With the January weekend of Sherlockian honors in America behind us for this year, I was reminded of a particular award handed out on the traditional awards night of the older school of our fandom. It's called "the Two-Shilling Award," and it was originally awarded in 1962 to author Rex Stout.
The recorded reason from The Baker Street Journal's minutes of the meeting was "for services beyond the call of duty." The original list of award recipients were the heaviest of hitters. William S. Baring-Gould, he of the first Annotated, was the second recipient. Next came Vincent Starrett, remembered for the poem 221B, even if you know him for nothing else. Jay Finley Christ, whose four letter abbreviations for the Canon became our cult standard, followed Starrett, and on the list goes.
Under the more recent regime, I think I recall it being said that it was given more specifically for service to the Baker Street Irregulars of New York, rather than the Sherlockian world at large . . . though at the time of the initial 1960s awards, those purposes were pretty much the same. The Sherlockian world was not all that large yet. And the big contributions were known all the way across it.
Over the years, the two shillings have been handed out to a number of lesser known names, though surely folks who toiled well in the fields, and as with the single shillings, there are so many more now who deserve than will ever be awarded in the current system. But there are other honors.
I realized this, visiting a friend who had two shillings. Not on one award, but two.
The number of elder Sherlockians who not only hold an Irregular shilling but also that of a fallen comrade have a different sort of medal, one that often denotes a deep wound taken in Sherlockian service. Live long enough in a hobby and you lose important people. Not at the distant Starrett or Baring-Gould level, though they had close comrades, to be sure. No, great Sherlockians who were very near and very dear.

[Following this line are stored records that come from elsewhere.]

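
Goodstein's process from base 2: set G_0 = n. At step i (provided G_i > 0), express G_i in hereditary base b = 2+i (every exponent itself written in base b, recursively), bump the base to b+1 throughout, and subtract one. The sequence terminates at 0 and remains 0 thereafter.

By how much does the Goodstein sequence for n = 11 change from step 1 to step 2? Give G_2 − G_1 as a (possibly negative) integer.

[0] 11 ≡ 2^(2 + 1) + 2 + 1 (base 2). Lift 3: 85. −1: 84.
[1] 84 ≡ 3^(3 + 1) + 3 (base 3). Lift 4: 1028. −1: 1027.

943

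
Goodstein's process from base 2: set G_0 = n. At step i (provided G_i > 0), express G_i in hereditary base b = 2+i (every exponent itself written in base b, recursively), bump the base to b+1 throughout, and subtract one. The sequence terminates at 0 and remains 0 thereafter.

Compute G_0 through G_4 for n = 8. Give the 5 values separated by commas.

8, 80, 553, 6310, 93395

8 —HB2→ 2^(2 + 1) —bump→ 3^(3 + 1) = 81 —(−1)→ 80
80 —HB3→ 2·3^3 + 2·3^2 + 2·3 + 2 —bump→ 2·4^4 + 2·4^2 + 2·4 + 2 = 554 —(−1)→ 553
553 —HB4→ 2·4^4 + 2·4^2 + 2·4 + 1 —bump→ 2·5^5 + 2·5^2 + 2·5 + 1 = 6311 —(−1)→ 6310
6310 —HB5→ 2·5^5 + 2·5^2 + 2·5 —bump→ 2·6^6 + 2·6^2 + 2·6 = 93396 —(−1)→ 93395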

And really, you don't even have to hold a Baker Street Irregular shilling to get this kind of two-shilling distinction. And no one is anxious to find their name on either end of this list. But when it comes, imbedded in all the emotions of every sort is the knowledge that you must have done something right to have ever deserved to be one side of a great Sherlockian friendship.
How do the original lines go?
"Now, Jack, is there anything you would like?"
"I'd like a shillin'."
"Nothing you would like better?"
"I'd like two shillin' better."
Six-year-old Jack Smith of The Sign of Four knew that two was always better than one. And, having met Sherlock Holmes and John H. Watson, Jack was lucky enough to have seen a prime example of that truth in the flesh. At six, he may not have realized that, until later, in retrospective . . . which is were we often understand things best.
But it's good to think about who your other shillings are in real time now and then, because Sherlockiana hands them out as freely as Sherlock Holmes with a line of street urchins.
And they're the best awards in the game.